YOU AT SCHOOL

NOW and again you dream one special dream. Suddenly you find yourself back in school. There you are, a great awkward man, squeezing into the old familiar seat and essaying some strangely mixed-up lesson. And about you are the mates of yore, who have not, apparently, grown a bit.

Although they seem not to notice anything peculiar in your presence, nevertheless your position is decidedly embarrassing to you. You feel that you must mind the teacher, of course, and yet you cannot, for the life of you, get that lesson! What a gawk you are! And how in the world are you ever going to stand this awful reversal?

Then you awaken, and with a sigh of relief discover yourself, in the gray of the morning, safely brought down to date, in your bed.

And once more you sigh, but this time not in relief. It is a sigh tenderly laid by retrospection upon the urn of the past.

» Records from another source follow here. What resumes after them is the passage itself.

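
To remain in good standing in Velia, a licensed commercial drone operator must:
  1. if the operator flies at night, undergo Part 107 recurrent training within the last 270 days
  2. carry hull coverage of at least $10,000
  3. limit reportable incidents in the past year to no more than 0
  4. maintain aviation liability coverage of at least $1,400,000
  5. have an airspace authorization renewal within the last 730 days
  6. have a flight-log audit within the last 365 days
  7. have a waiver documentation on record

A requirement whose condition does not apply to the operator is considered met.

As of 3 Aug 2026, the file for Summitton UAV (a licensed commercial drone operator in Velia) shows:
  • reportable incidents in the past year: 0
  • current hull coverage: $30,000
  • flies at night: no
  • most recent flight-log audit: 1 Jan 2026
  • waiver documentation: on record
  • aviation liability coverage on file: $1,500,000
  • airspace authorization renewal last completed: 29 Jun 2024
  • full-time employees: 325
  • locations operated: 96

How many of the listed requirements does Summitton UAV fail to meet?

1

1. condition 'flies at night' does not hold → requirement n/a → met
2. hull coverage $30,000 ≥ $10,000 → met
3. reportable incidents in the past year 0 ≤ 0 → met
4. aviation liability coverage $1,500,000 ≥ $1,400,000 → met
5. airspace authorization renewal 765 days ago vs limit 730 → not met
6. flight-log audit 214 days ago vs limit 365 → met
7. waiver documentation present → met
Not met: 1 of 7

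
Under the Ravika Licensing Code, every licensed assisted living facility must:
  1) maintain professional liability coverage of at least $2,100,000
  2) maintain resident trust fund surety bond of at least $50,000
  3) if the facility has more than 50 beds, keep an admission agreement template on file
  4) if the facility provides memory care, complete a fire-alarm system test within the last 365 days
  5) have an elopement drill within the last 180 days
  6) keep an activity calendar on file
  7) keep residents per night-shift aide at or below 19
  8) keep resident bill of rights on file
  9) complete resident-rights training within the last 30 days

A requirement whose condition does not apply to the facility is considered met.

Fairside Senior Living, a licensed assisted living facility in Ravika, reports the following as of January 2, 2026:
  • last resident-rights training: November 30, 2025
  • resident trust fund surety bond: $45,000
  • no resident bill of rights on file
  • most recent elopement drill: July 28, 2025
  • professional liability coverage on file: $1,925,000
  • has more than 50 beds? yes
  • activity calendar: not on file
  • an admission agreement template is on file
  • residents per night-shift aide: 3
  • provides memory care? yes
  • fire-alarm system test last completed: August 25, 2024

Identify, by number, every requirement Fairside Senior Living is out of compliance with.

1. professional liability coverage $1,925,000 < $2,100,000 → not met
2. resident trust fund surety bond $45,000 < $50,000 → not met
3. condition 'has more than 50 beds' holds; admission agreement template present → met
4. condition 'provides memory care' holds; fire-alarm system test 495 days ago vs limit 365 → not met
5. elopement drill 158 days ago vs limit 180 → met
6. activity calendar absent → not met
7. residents per night-shift aide 3 ≤ 19 → met
8. resident bill of rights absent → not met
9. resident-rights training 33 days ago vs limit 30 → not met
Not met: 1, 2, 4, 6, 8, 9

1, 2, 4, 6, 8, 9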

In your dream the schoolroom was unusually small, and your seat was constricted to the extent that your knees were tightly pressed against the under side of the desk, while the edge of it was creasing your stomach. However, probably it was not that the room and the seat had shrunk; it was that you had expanded beyond limits.

In the days when it was quite proper that you should be in school, the room was extensive indeed, and the seat was ample for innumerable wriggles. For instance, it permitted you to slide down until, reaching forward with your two feet, you engaged the insteps of Billy Lunt, and hauling back with all your might, deliciously held him so that he could move only from the waist upward. Abruptly you released him, and his feet dropped with a big thump that made the teacher frown.

This seat and desk was your little state, surrounded by other little states similar to it, and all ruled by “teacher,” who, like some Pallas Athena, from her Olympia platform surveyed and appraised, bade and forbade.

Your state was bounded on the rear by Snoopie Mitchell’s, on the front by Billy Lunt’s, on the right and the left by a river, or aisle, such as at regular intervals divided the country and opened up the interior to travel.

This was a country of equal suffrage; some of the states were feminine, some were masculine. All, but especially the masculine, were liable to internal troubles, produced through external agencies.